The Canadian Securities Administrators is proposing a series of changes to shareholder communication rules, including the introduction of a “notice and access” model for routine proxy votes. Essentially, this would allow share issuers to send their shareholders a notice informing them that their proxy materials are available online, or on demand, rather than automatically sending the entire package of materials.

The benefit for companies is the cost savings from not having to mail out the proxy materials to all of their shareholders, many of whom likely won’t bother to vote anyway. The cost is the possibility that even fewer retail investors will exercise their votes if they don’t get the prod of a physical proxy, which, in turn, may weaken management’s accountability to shareholders even further.

Indeed, the N&A model has been in use in the U.S. for a couple of years — to the apparent detriment of voter turnout by retail shareholders. According to data published by Broadridge Financial Solutions Inc., the percentage of retail shareholders that vote their proxies is much lower among those that simply receive the notice of proxy materials vs those that receive the full package of materials.

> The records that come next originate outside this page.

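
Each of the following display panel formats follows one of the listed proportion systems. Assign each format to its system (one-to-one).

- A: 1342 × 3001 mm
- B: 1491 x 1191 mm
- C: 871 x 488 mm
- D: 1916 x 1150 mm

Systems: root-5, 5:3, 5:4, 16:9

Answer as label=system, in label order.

A = 3001/1342 ≈ 2.236 → root-5 (2.236)
B = 1491/1191 ≈ 1.252 → 5:4 (1.250)
C = 871/488 ≈ 1.785 → 16:9 (1.778)
D = 1916/1150 ≈ 1.666 → 5:3 (1.667)

A=root-5, B=5:4, C=16:9, D=5:3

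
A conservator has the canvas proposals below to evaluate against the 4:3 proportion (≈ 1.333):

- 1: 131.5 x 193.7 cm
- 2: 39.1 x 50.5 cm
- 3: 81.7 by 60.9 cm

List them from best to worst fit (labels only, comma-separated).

1: 193.7/131.5 ≈ 1.473 → |1.473 − 1.333| = 0.140
2: 50.5/39.1 ≈ 1.292 → |1.292 − 1.333| = 0.041
3: 81.7/60.9 ≈ 1.342 → |1.342 − 1.333| = 0.009

3, 2, 1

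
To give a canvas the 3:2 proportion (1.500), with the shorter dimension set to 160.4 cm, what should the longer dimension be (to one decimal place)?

3:2 = 1.50000.
Longer side = 160.4 × 1.50000 ≈ 240.600 → 240.6 cm.

240.6 cm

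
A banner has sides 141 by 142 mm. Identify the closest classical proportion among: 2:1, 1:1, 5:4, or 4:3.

1:1

Ratio = 142 / 141 ≈ 1.007.
Distances: 2:1 2.000 (Δ 0.993); 1:1 1.000 (Δ 0.007); 5:4 1.250 (Δ 0.243); 4:3 1.333 (Δ 0.326).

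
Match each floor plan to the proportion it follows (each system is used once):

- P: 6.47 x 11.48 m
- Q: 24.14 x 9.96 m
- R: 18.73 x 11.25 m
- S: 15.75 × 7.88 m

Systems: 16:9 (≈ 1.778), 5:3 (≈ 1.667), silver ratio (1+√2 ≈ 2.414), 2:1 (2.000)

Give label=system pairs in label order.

P=16:9, Q=silver ratio, R=5:3, S=2:1

P = 11.48/6.47 ≈ 1.774 → 16:9 (1.778)
Q = 24.14/9.96 ≈ 2.424 → silver ratio (2.414)
R = 18.73/11.25 ≈ 1.665 → 5:3 (1.667)
S = 15.75/7.88 ≈ 1.999 → 2:1 (2.000)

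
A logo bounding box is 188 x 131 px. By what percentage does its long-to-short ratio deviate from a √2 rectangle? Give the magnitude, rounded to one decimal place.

Ratio = 188 / 131 ≈ 1.4351.
Ideal root-2 ≈ 1.4142. |1.4351 − 1.4142| / 1.4142 ≈ 1.48% → 1.5%.

1.5%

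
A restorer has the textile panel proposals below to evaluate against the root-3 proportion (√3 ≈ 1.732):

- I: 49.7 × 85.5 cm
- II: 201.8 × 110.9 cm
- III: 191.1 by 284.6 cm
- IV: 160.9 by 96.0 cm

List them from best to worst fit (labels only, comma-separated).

I: 85.5/49.7 ≈ 1.720 → |1.720 − 1.732| = 0.012
II: 201.8/110.9 ≈ 1.820 → |1.820 − 1.732| = 0.088
III: 284.6/191.1 ≈ 1.489 → |1.489 − 1.732| = 0.243
IV: 160.9/96.0 ≈ 1.676 → |1.676 − 1.732| = 0.056

I, IV, II, III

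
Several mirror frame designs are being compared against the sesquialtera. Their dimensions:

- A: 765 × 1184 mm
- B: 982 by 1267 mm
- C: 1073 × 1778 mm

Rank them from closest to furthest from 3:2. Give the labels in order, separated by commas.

Ratios: A = 1184 / 765 ≈ 1.548; B = 1267 / 982 ≈ 1.290; C = 1778 / 1073 ≈ 1.657.
|Δ from 1.500|: A 0.048; B 0.210; C 0.157.

A, C, B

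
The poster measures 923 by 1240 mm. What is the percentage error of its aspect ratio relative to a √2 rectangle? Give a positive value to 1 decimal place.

Ratio = 1240 / 923 ≈ 1.3434.
Ideal root-2 ≈ 1.4142. |1.3434 − 1.4142| / 1.4142 ≈ 5.01% → 5.0%.

5.0%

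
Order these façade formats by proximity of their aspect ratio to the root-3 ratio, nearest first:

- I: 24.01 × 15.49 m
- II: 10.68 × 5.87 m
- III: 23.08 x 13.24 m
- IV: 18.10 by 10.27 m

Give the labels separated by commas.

Ratios: I = 24.01 / 15.49 ≈ 1.550; II = 10.68 / 5.87 ≈ 1.819; III = 23.08 / 13.24 ≈ 1.743; IV = 18.10 / 10.27 ≈ 1.762.
|Δ from 1.732|: I 0.182; II 0.087; III 0.011; IV 0.030.

III, IV, II, I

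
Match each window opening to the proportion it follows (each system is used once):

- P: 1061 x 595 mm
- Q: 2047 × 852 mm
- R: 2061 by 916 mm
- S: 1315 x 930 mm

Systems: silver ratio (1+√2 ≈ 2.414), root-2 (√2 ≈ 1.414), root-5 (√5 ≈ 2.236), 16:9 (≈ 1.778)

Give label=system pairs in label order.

Ratios: P ≈ 1.783; Q ≈ 2.403; R ≈ 2.250; S ≈ 1.414.
Targets: silver ratio ≈ 2.414; root-2 ≈ 1.414; root-5 ≈ 2.236; 16:9 ≈ 1.778.

P=16:9, Q=silver ratio, R=root-5, S=root-2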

For the first year that the N&A model was available to issuers in the U.S., just 5% of shareholders who received a notice actually voted vs 19.4% of those who received the full proxy package. Overall, 12.5% of all retail accounts voted vs 19.5% of all shareholders. Among companies that mailed out proxies, 20.5% of retail shareholders voted vs 26.3% of all shareholders.

In the second year of the new N&A process, the response rates went down further — just 4% of shareholders who received only the notice voted. The proportion of shareholders receiving the notice who requested the full package of proxy materials also declined.

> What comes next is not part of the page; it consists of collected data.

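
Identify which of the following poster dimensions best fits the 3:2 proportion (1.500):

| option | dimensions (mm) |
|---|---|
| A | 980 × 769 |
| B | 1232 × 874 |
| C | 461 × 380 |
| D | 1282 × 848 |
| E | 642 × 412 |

D

Target 3:2 ≈ 1.500.
A: 1.274 (Δ0.226)  B: 1.410 (Δ0.090)  C: 1.213 (Δ0.287)  D: 1.512 (Δ0.012)  E: 1.558 (Δ0.058)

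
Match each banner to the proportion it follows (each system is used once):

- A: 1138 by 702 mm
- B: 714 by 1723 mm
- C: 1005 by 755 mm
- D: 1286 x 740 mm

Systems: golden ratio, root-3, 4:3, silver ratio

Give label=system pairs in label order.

A=golden ratio, B=silver ratio, C=4:3, D=root-3

A = 1138/702 ≈ 1.621 → golden ratio (1.618)
B = 1723/714 ≈ 2.413 → silver ratio (2.414)
C = 1005/755 ≈ 1.331 → 4:3 (1.333)
D = 1286/740 ≈ 1.738 → root-3 (1.732)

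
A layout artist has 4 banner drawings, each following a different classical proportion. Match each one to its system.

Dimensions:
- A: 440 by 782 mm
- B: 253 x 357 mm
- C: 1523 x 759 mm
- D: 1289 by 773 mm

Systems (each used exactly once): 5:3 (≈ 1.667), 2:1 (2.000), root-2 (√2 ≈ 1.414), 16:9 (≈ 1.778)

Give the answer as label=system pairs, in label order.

A = 782/440 ≈ 1.777 → 16:9 (1.778)
B = 357/253 ≈ 1.411 → root-2 (1.414)
C = 1523/759 ≈ 2.007 → 2:1 (2.000)
D = 1289/773 ≈ 1.668 → 5:3 (1.667)

A=16:9, B=root-2, C=2:1, D=5:3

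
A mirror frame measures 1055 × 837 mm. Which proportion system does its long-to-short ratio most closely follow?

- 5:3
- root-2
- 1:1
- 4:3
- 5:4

Ratio = 1055 / 837 ≈ 1.260.
Distances: 5:3 1.667 (Δ 0.407); root-2 1.414 (Δ 0.154); 1:1 1.000 (Δ 0.260); 4:3 1.333 (Δ 0.073); 5:4 1.250 (Δ 0.010).

5:4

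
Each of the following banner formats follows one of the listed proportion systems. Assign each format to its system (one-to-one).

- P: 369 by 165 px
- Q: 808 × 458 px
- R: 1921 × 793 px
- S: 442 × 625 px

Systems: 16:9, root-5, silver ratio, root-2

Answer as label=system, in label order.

P=root-5, Q=16:9, R=silver ratio, S=root-2

P = 369/165 ≈ 2.236 → root-5 (2.236)
Q = 808/458 ≈ 1.764 → 16:9 (1.778)
R = 1921/793 ≈ 2.422 → silver ratio (2.414)
S = 625/442 ≈ 1.414 → root-2 (1.414)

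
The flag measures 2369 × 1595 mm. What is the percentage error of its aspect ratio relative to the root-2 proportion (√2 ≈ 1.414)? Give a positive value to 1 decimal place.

5.0%

Ratio = 2369 / 1595 ≈ 1.4853.
Ideal root-2 ≈ 1.4142. |1.4853 − 1.4142| / 1.4142 ≈ 5.03% → 5.0%.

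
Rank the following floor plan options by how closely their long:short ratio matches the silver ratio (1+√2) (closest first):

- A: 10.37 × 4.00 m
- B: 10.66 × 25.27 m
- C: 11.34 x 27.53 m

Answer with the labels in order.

C, B, A

A: 10.37/4.00 ≈ 2.592 → |2.592 − 2.414| = 0.178
B: 25.27/10.66 ≈ 2.371 → |2.371 − 2.414| = 0.043
C: 27.53/11.34 ≈ 2.428 → |2.428 − 2.414| = 0.014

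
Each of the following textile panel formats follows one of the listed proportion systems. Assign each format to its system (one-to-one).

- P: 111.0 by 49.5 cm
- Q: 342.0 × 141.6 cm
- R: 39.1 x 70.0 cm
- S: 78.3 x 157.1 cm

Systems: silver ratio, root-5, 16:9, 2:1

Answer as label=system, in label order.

P=root-5, Q=silver ratio, R=16:9, S=2:1

P = 111.0/49.5 ≈ 2.242 → root-5 (2.236)
Q = 342.0/141.6 ≈ 2.415 → silver ratio (2.414)
R = 70.0/39.1 ≈ 1.790 → 16:9 (1.778)
S = 157.1/78.3 ≈ 2.006 → 2:1 (2.000)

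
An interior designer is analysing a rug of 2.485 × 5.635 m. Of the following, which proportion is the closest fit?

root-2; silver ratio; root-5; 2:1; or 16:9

root-5

5.635/2.485 ≈ 2.268. Nearest candidates are root-5 (2.236, off by 0.032) and silver ratio (2.414, off by 0.146).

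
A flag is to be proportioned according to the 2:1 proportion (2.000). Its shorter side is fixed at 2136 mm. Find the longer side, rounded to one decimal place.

4272.0 mm

2:1 = 2.00000.
Longer side = 2136 × 2.00000 ≈ 4272.000 → 4272.0 mm.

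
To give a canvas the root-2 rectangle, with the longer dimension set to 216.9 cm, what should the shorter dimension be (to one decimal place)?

153.4 cm

root-2 ≈ 1.41421.
Shorter side = 216.9 ÷ 1.41421 ≈ 153.372 → 153.4 cm.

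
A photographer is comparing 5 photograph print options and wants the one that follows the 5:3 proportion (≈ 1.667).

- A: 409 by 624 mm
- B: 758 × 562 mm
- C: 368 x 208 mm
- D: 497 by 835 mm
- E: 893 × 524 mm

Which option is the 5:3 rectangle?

D

Ratios (long/short): A ≈ 1.526; B ≈ 1.349; C ≈ 1.769; D ≈ 1.680; E ≈ 1.704.
5:3 ≈ 1.667; option D is nearest (Δ 0.013).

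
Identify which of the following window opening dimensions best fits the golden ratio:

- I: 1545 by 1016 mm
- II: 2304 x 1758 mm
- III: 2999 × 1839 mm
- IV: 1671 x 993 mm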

The U.S. Securities and Ex-change Commission points out that there may be other factors contributing to this low response rate, apart from the new process, and that companies may be either using the notice-only method primarily with shareholders who haven’t voted much in the past or by targeting only larger shareholders with the full proxy package.

Nevertheless, these sorts of voting statistics have motivated the SEC to revisit its proxy voting rules. Earlier this year, the regulator adopted some changes designed to improve retail investors’ response rates by making the process more flexible in an effort to reduce to possible investor confusion. The SEC also launched a new web page to explain the mechanics of proxy voting, as well as the rules governing proxy voting.

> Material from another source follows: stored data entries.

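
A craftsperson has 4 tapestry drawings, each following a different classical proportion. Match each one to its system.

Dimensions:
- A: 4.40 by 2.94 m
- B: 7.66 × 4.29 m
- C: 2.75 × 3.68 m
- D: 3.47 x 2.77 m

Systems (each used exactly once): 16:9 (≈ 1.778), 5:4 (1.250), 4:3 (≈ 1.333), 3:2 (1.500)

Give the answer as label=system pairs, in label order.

A=3:2, B=16:9, C=4:3, D=5:4

A = 4.40/2.94 ≈ 1.497 → 3:2 (1.500)
B = 7.66/4.29 ≈ 1.786 → 16:9 (1.778)
C = 3.68/2.75 ≈ 1.338 → 4:3 (1.333)
D = 3.47/2.77 ≈ 1.253 → 5:4 (1.250)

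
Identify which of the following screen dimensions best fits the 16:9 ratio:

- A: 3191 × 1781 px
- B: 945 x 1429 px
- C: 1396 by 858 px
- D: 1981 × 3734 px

A

Ratios (long/short): A ≈ 1.792; B ≈ 1.512; C ≈ 1.627; D ≈ 1.885.
16:9 ≈ 1.778; option A is nearest (Δ 0.014).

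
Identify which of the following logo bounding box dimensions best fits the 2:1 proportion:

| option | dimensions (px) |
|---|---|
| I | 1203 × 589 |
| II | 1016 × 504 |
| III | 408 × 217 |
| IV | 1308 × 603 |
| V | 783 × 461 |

Target 2:1 ≈ 2.000.
I: 2.042 (Δ0.042)  II: 2.016 (Δ0.016)  III: 1.880 (Δ0.120)  IV: 2.169 (Δ0.169)  V: 1.698 (Δ0.302)

II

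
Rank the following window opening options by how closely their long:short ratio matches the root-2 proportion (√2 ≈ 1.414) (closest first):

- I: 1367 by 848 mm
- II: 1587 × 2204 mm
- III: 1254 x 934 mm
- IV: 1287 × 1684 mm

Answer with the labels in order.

II, III, IV, I

I: 1367/848 ≈ 1.612 → |1.612 − 1.414| = 0.198
II: 2204/1587 ≈ 1.389 → |1.389 − 1.414| = 0.025
III: 1254/934 ≈ 1.343 → |1.343 − 1.414| = 0.071
IV: 1684/1287 ≈ 1.308 → |1.308 − 1.414| = 0.106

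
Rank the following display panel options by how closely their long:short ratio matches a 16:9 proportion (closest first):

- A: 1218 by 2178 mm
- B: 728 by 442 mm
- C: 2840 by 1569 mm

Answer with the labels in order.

Ratios: A = 2178 / 1218 ≈ 1.788; B = 728 / 442 ≈ 1.647; C = 2840 / 1569 ≈ 1.810.
|Δ from 1.778|: A 0.010; B 0.131; C 0.032.

A, C, B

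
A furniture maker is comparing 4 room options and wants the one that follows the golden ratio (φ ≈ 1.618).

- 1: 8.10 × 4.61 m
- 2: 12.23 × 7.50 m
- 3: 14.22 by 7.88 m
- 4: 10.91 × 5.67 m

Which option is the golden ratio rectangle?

Target golden ratio ≈ 1.618.
1: 1.757 (Δ0.139)  2: 1.631 (Δ0.013)  3: 1.805 (Δ0.187)  4: 1.924 (Δ0.306)

2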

The CSA appears to be a taking a fairly cautious approach to the introduction of N&A here in Canada. In its proposals, the CSA stresses that the N&A process would not apply to “special meetings” called to vote on major changes at a company, as the CSA wants to monitor the N&A procedure before the regulators consider applying it to these sorts of meetings.

And the CSA points out that its proposal has some differences from the U.S. model, which are intended to minimize the impact on retail shareholders, which include: the N&A model would not be mandatory for reporting issuers in Canada; voting instructions must be sent with the initial notice; and the issuer is responsible for fulfilling requests for paper copies of information circulars, not an intermediary.

Notwithstanding the fact that these differences between the proposed CSA model and the U.S. model are intended to limit the effect on retail shareholders, firms that are also U.S. issuers will be permitted to follow the U.S. model. Thus, these differences may not come into play for many of the larger public firms.

There is no question that there are savings to be had for issuers. The Broadridge report estimates the 653 companies that employed the N&A model in its first year saved US$143 million in postage and printing costs; this figure rose to US$239 million in the second year, as the number of issuers using the method rose to more than 1,300. The question is whether these savings are worth the harm done to already fragile shareholder democracy.